Vi è mai capitato di essere nella necessità di trovare dei criteri quantitativi per misurare qualcosa che per abitudine pensiamo in modo qualitativo? La sensazione che ne deriva è di ingessamento. È una sensazione di limitazione delle possibilità di esprimere ciò che sentiamo che potrebbe meglio essere descritto da una narrazione, oppure da una metafora. È anche una limitazione ansiogena, perché induce la paura di uscire da confini prestabiliti o da percorsi obbligati, quasi fossimo su una scacchiera.
Chi conosce il funzionamento del sistema binario sa bene che ogni informazione (anche molto complessa, pensiamo a un prodotto audiovisivo) può essere rappresentata mediante una successione di 0 e 1, di pieno e vuoto, di bianco e nero, di bit discreti: è ciò che si intende con digitalizzazione della conoscenza, ossia con la trasformazione in cifre (digit) di ogni possibile informazione. Questa quantizzazione delle informazioni è ciò che sembra limitare la libertà di espressione di persone abituate a pensare in modo analogico, cioè a lavorare su uno spettro continuo di conoscenze.

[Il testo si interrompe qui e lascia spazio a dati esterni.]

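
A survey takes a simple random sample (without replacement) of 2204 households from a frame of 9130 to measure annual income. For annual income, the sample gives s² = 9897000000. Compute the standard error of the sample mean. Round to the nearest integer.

1846

Under SRS without replacement, Var(ȳ) = (1 − f)·s²/n with f = n/N = 2204/9130 = 0.24140197.
Var(ȳ) = (1 − 0.24140197)·9897000000/2204 = 0.75859803·4.4904719 × 10^6 = 3.4064631 × 10^6.
SE(ȳ) = √(3.4064631 × 10^6) = 1846.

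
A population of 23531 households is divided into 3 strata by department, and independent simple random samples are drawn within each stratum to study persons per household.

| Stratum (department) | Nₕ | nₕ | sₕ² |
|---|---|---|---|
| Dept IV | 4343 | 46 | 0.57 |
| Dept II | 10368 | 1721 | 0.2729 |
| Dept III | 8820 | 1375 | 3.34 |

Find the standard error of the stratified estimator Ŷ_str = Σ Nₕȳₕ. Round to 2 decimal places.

Var(Ŷ_str) = Σₕ Nₕ²(1 − fₕ)sₕ²/nₕ.
Dept IV: 4343²·(1 − 46/4343)·0.57/46 = 231244.92.
Dept II: 10368²·(1 − 1721/10368)·0.2729/1721 = 14216.187.
Dept III: 8820²·(1 − 1375/8820)·3.34/1375 = 159506.01.
Sum = 404967.12.
SE = √(404967.12) = 636.37.

636.37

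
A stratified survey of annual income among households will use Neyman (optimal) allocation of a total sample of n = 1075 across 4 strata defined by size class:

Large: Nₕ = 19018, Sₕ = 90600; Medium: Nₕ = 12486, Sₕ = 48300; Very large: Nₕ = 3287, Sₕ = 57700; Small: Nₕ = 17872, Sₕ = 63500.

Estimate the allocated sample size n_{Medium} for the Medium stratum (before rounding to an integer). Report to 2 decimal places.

Neyman allocation: nₕ = n·NₕSₕ / Σⱼ NⱼSⱼ.
Σ NⱼSⱼ = 19018·90600 + 12486·48300 + 3287·57700 + 17872·63500 = 3.6506365 × 10^9.
n_{Medium} = 1075·12486·48300 / (3.6506365 × 10^9) = 177.59.

177.59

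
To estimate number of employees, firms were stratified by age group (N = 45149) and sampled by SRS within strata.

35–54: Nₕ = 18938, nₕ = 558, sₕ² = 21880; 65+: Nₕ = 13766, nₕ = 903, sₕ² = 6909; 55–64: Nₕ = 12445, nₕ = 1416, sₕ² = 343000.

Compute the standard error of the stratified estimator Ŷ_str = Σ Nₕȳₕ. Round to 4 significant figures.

219700

Var(Ŷ_str) = Σₕ Nₕ²(1 − fₕ)sₕ²/nₕ.
35–54: 18938²·(1 − 558/18938)·21880/558 = 1.3648746 × 10^10.
65+: 13766²·(1 − 903/13766)·6909/903 = 1.3548071 × 10^9.
55–64: 12445²·(1 − 1416/12445)·343000/1416 = 3.3247723 × 10^10.
Sum = 4.8251276 × 10^10.
SE = √(4.8251276 × 10^10) = 219700.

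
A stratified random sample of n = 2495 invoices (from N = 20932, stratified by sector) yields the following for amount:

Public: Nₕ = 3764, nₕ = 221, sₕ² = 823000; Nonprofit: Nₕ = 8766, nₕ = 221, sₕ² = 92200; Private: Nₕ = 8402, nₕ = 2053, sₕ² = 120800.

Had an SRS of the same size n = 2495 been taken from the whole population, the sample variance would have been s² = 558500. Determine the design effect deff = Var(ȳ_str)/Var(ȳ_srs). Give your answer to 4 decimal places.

0.9730

Var(ȳ_str) = Σ Wₕ²(1−fₕ)sₕ²/nₕ with Wₕ = Nₕ/20932:
  Public: (3764/20932)²·(1−221/3764)·823000/221 = 113.34618
  Nonprofit: (8766/20932)²·(1−221/8766)·92200/221 = 71.323185
  Private: (8402/20932)²·(1−2053/8402)·120800/2053 = 7.1638179
  → Var(ȳ_str) = 191.83318.
Var(ȳ_srs) = (1 − 2495/20932)·558500/2495 = 197.16606.
deff = 191.83318 / 197.16606 = 0.9730.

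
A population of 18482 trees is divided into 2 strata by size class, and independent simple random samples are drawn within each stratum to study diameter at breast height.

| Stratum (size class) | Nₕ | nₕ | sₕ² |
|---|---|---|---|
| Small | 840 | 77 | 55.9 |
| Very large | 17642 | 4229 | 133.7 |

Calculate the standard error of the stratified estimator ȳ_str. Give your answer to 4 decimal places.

0.1525

Var(ȳ_str) = Σₕ Wₕ²(1 − fₕ)sₕ²/nₕ with Wₕ = Nₕ/N, N = 18482.
Small: Wₕ = 0.04544963; term = 0.04544963²·(1 − 0.09166667)·55.9/77 = 0.0013621564.
Very large: Wₕ = 0.95455037; term = 0.95455037²·(1 − 0.23971205)·133.7/4229 = 0.021901282.
Sum = 0.023263438.
SE = √(0.023263438) = 0.1525.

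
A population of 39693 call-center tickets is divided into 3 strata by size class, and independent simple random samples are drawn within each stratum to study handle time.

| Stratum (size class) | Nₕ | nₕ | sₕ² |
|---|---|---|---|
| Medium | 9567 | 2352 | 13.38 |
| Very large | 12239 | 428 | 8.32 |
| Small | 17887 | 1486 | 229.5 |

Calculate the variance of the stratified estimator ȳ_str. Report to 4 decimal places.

Var(ȳ_str) = Σₕ Wₕ²(1 − fₕ)sₕ²/nₕ with Wₕ = Nₕ/N, N = 39693.
Medium: Wₕ = 0.24102487; term = 0.24102487²·(1 − 0.24584509)·13.38/2352 = 2.4923157 × 10^-4.
Very large: Wₕ = 0.30834152; term = 0.30834152²·(1 − 0.03497018)·8.32/428 = 0.001783546.
Small: Wₕ = 0.45063361; term = 0.45063361²·(1 − 0.08307710)·229.5/1486 = 0.028757019.
Sum = 0.030789797.

0.0308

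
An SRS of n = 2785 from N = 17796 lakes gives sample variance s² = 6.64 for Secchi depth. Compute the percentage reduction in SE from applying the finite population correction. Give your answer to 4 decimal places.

f = n/N = 2785/17796 = 0.15649584.
SE_no-fpc = √(s²/n) = 0.048828282; SE_fpc = √((1−f)s²/n) = 0.044845106.
Ratio = √(1−f) = 0.91842482. Reduction = 100·(1 − 0.91842482) = 8.1575%.

8.1575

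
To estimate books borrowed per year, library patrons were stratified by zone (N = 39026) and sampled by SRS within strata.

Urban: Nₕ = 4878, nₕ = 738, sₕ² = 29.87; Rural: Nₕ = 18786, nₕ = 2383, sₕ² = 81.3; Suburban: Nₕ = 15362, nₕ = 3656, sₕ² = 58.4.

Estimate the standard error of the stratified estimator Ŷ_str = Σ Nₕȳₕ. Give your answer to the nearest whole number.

Var(Ŷ_str) = Σₕ Nₕ²(1 − fₕ)sₕ²/nₕ.
Urban: 4878²·(1 − 738/4878)·29.87/738 = 817374.34.
Rural: 18786²·(1 − 2383/18786)·81.3/2383 = 1.0512938 × 10^7.
Suburban: 15362²·(1 − 3656/15362)·58.4/3656 = 2.8725192 × 10^6.
Sum = 1.4202832 × 10^7.
SE = √(1.4202832 × 10^7) = 3769.

3769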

La digitalizzazione della conoscenza è un fenomeno che supera i confini dell’informatica applicata ai processi aziendali (pensiamo ai sistemi di controllo di gestione, o ai panel di indicatori di performance produttiva) oppure a quelli di apprendimento (vedi i registri elettronici che calcolano automaticamente medie scolastiche di studentesse e studenti): in molti ambiti che ci troviamo ad attraversare, sia in ambito formativo che consulenziale, l’orizzonte di senso è quello della quantificazione come unica forma di misurabilità.

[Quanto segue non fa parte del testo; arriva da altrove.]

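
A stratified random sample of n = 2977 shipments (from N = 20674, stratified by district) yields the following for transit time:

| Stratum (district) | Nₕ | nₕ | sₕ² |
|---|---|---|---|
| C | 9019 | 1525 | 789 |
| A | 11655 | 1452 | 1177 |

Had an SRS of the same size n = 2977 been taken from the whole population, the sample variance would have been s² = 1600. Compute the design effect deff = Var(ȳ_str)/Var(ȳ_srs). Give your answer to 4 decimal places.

0.6680

Var(ȳ_str) = Σ Wₕ²(1−fₕ)sₕ²/nₕ with Wₕ = Nₕ/20674:
  C: (9019/20674)²·(1−1525/9019)·789/1525 = 0.081814487
  A: (11655/20674)²·(1−1452/11655)·1177/1452 = 0.22552827
  → Var(ȳ_str) = 0.30734276.
Var(ȳ_srs) = (1 − 2977/20674)·1600/2977 = 0.46006192.
deff = 0.30734276 / 0.46006192 = 0.6680.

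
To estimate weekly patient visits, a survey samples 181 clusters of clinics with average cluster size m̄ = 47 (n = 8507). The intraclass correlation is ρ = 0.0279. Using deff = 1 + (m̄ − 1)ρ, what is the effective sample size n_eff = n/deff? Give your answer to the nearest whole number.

3726

deff = 1 + (47 − 1)·0.0279 = 1 + 1.2834 = 2.2834.
n_eff = 8507 / 2.2834 = 3726.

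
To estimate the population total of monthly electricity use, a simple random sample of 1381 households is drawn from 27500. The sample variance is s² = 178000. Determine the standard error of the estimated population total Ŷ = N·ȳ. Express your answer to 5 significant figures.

Var(Ŷ) = N²·Var(ȳ) = N²·(1 − n/N)·s²/n.
f = 1381/27500 = 0.05021818; Var(ȳ) = 0.94978182·178000/1381 = 122.41938.
Var(Ŷ) = 27500² · 122.41938 = 9.2579656 × 10^10.
SE(Ŷ) = √(9.2579656 × 10^10) = 304270.

304270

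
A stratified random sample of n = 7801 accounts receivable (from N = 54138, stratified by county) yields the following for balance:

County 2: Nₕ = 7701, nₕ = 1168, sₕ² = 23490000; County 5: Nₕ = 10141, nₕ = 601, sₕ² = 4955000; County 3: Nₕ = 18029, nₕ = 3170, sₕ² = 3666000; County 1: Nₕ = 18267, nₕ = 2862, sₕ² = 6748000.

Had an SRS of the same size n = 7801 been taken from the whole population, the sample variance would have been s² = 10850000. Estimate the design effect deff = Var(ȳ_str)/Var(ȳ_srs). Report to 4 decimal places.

0.7976

Var(ȳ_str) = Σ Wₕ²(1−fₕ)sₕ²/nₕ with Wₕ = Nₕ/54138:
  County 2: (7701/54138)²·(1−1168/7701)·23490000/1168 = 345.21968
  County 5: (10141/54138)²·(1−601/10141)·4955000/601 = 272.14097
  County 3: (18029/54138)²·(1−3170/18029)·3666000/3170 = 105.70365
  County 1: (18267/54138)²·(1−2862/18267)·6748000/2862 = 226.37578
  → Var(ȳ_str) = 949.44008.
Var(ȳ_srs) = (1 − 7801/54138)·10850000/7801 = 1190.4336.
deff = 949.44008 / 1190.4336 = 0.7976.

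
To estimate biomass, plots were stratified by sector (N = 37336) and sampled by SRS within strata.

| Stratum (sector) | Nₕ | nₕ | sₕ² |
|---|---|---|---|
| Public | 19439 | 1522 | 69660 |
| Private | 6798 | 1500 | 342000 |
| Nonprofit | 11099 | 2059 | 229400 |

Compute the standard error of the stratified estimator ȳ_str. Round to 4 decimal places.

Var(ȳ_str) = Σₕ Wₕ²(1 − fₕ)sₕ²/nₕ with Wₕ = Nₕ/N, N = 37336.
Public: Wₕ = 0.52065031; term = 0.52065031²·(1 − 0.07829621)·69660/1522 = 11.435429.
Private: Wₕ = 0.18207628; term = 0.18207628²·(1 − 0.22065313)·342000/1500 = 5.8907743.
Nonprofit: Wₕ = 0.29727341; term = 0.29727341²·(1 − 0.18551221)·229400/2059 = 8.0192504.
Sum = 25.345454.
SE = √(25.345454) = 5.0344.

5.0344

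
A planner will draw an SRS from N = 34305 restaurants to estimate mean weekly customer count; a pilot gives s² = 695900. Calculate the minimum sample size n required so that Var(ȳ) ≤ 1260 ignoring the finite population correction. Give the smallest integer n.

Without fpc, n₀ = s²/D = 695900/1260 = 552.3016.
Rounding up, n = 553.

553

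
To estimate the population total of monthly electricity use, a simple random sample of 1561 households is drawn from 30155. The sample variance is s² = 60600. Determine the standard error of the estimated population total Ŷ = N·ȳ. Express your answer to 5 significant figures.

182960

Var(Ŷ) = N²·Var(ȳ) = N²·(1 − n/N)·s²/n.
f = 1561/30155 = 0.05176588; Var(ȳ) = 0.94823412·60600/1561 = 36.811651.
Var(Ŷ) = 30155² · 36.811651 = 3.3473719 × 10^10.
SE(Ŷ) = √(3.3473719 × 10^10) = 182960.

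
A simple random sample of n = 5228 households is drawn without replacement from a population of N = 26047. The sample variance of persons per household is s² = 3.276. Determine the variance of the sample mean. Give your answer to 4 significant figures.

5.009 × 10^-4

Under SRS without replacement, Var(ȳ) = (1 − f)·s²/n with f = n/N = 5228/26047 = 0.20071409.
Var(ȳ) = (1 − 0.20071409)·3.276/5228 = 0.79928591·6.2662586 × 10^-4 = 5.0085322 × 10^-4.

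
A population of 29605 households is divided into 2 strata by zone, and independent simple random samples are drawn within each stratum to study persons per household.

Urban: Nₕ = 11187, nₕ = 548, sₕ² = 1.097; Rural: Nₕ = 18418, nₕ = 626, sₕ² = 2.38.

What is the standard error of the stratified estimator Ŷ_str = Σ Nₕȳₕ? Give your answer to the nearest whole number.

1218

Var(Ŷ_str) = Σₕ Nₕ²(1 − fₕ)sₕ²/nₕ.
Urban: 11187²·(1 − 548/11187)·1.097/548 = 238254.17.
Rural: 18418²·(1 − 626/18418)·2.38/626 = 1.2458618 × 10^6.
Sum = 1.484116 × 10^6.
SE = √(1.484116 × 10^6) = 1218.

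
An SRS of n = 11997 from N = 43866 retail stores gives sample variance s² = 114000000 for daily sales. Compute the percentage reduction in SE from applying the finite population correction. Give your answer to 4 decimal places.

14.7646

f = n/N = 11997/43866 = 0.27349200.
SE_no-fpc = √(s²/n) = 97.480129; SE_fpc = √((1−f)s²/n) = 83.087616.
Ratio = √(1−f) = 0.85235439. Reduction = 100·(1 − 0.85235439) = 14.7646%.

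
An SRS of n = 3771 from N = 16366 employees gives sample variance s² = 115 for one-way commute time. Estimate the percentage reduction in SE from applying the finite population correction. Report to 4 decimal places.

12.2741

f = n/N = 3771/16366 = 0.23041672.
SE_no-fpc = √(s²/n) = 0.17463072; SE_fpc = √((1−f)s²/n) = 0.15319637.
Ratio = √(1−f) = 0.87725896. Reduction = 100·(1 − 0.87725896) = 12.2741%.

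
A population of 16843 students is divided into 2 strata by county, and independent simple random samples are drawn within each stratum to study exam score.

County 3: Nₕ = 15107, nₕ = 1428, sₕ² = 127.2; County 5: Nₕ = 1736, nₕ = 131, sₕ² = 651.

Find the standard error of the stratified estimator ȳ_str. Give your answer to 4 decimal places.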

Due esempi. Le certificazioni volontarie sono sempre più caratterizzate da checklist e punteggi, che dovrebbero assicurare la conformità dei sistemi di gestione verificati ai requisiti delle norme tecniche di riferimento: il ruolo del consulente è sempre più quello di fare assessment successivi di questa conformità, al fine di rendere l’organizzazione compliant alla ‘sufficienza’ attesa – sempre meno quello di accompagnare il miglioramento e l’innovazione pensando ‘fuori della scatola’. La progettazione di percorsi di formazione continua (ma anche professionale, superiore o addirittura dell’obbligo) è oggi caratterizzata dalla necessità di riferire ogni azione – pensata per conseguire delle competenze – a specifiche aree di apprendimento, che parcellizzano e costringono il pensiero progettuale in imbuti obbligati: chi opera nella formazione non può che limitarsi a compilare o – al più – a comporre dei puzzle le cui tessere sono predeterminate.

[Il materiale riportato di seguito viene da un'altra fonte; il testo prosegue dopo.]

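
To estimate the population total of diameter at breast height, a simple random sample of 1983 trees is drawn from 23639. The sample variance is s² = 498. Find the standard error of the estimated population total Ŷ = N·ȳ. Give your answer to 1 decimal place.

Var(Ŷ) = N²·Var(ȳ) = N²·(1 − n/N)·s²/n.
f = 1983/23639 = 0.08388680; Var(ȳ) = 0.91611320·498/1983 = 0.23006776.
Var(Ŷ) = 23639² · 0.23006776 = 1.285624 × 10^8.
SE(Ŷ) = √(1.285624 × 10^8) = 11338.5.

11338.5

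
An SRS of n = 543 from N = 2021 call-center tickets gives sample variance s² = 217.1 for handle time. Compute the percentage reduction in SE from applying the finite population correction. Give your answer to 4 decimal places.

14.4827

f = n/N = 543/2021 = 0.26867887.
SE_no-fpc = √(s²/n) = 0.63230992; SE_fpc = √((1−f)s²/n) = 0.54073447.
Ratio = √(1−f) = 0.85517316. Reduction = 100·(1 − 0.85517316) = 14.4827%.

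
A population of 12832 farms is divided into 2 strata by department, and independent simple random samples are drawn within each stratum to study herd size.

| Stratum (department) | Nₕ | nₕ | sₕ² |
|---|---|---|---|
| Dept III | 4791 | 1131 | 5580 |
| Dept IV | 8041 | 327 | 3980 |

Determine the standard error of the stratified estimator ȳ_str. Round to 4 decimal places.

Var(ȳ_str) = Σₕ Wₕ²(1 − fₕ)sₕ²/nₕ with Wₕ = Nₕ/N, N = 12832.
Dept III: Wₕ = 0.37336347; term = 0.37336347²·(1 − 0.23606763)·5580/1131 = 0.5254001.
Dept IV: Wₕ = 0.62663653; term = 0.62663653²·(1 − 0.04066658)·3980/327 = 4.5849681.
Sum = 5.1103682.
SE = √(5.1103682) = 2.2606.

2.2606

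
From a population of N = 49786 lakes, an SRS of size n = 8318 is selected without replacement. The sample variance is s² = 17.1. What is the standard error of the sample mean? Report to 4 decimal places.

0.0414

Under SRS without replacement, Var(ȳ) = (1 − f)·s²/n with f = n/N = 8318/49786 = 0.16707508.
Var(ȳ) = (1 − 0.16707508)·17.1/8318 = 0.83292492·0.0020557826 = 0.0017123126.
SE(ȳ) = √(0.0017123126) = 0.0414.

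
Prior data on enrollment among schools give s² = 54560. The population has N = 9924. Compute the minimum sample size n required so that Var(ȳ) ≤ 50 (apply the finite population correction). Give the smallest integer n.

Without fpc, n₀ = s²/D = 54560/50 = 1091.2000.
With fpc, (1 − n/N)·s²/n ≤ D requires n ≥ n₀/(1 + n₀/N) = 1091.2000/(1 + 1091.2000/9924) = 983.1023.
Rounding up, n = 984.

984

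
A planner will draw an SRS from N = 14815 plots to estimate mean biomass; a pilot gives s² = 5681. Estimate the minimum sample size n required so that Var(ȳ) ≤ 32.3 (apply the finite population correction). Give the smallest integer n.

Without fpc, n₀ = s²/D = 5681/32.3 = 175.8824.
With fpc, (1 − n/N)·s²/n ≤ D requires n ≥ n₀/(1 + n₀/N) = 175.8824/(1 + 175.8824/14815) = 173.8188.
Rounding up, n = 174.

174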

Dov’è quindi l’innovazione in un quadro simile? È ancora possibile immaginare qualcosa del tutto nuovo? E soprattutto, per chi opera nella formazione e nella consulenza, ma anche nella ricerca: come fare per stimolare, nelle persone e nelle organizzazioni, una riflessione che sia di impatto – e non di miglioramento meramente incrementale – nei contesti in cui operano?
Come spesso si dice in questi casi, il mezzo è neutrale, il fine dipende dalle intenzioni di chi lo utilizza. Quindi sarebbe responsabilità di chi utilizza checklist, formulari e repertori l’orientamento di questi strumenti ad un fine creativo e innovativo. Resta il dubbio però che l’onnipervasività di questi strumenti improntati a metriche digitali condizioni anche il senso che si può dar loro, e atrofizzi in qualche modo la volontà, il desiderio, la stessa fantasia delle persone che li utilizzano.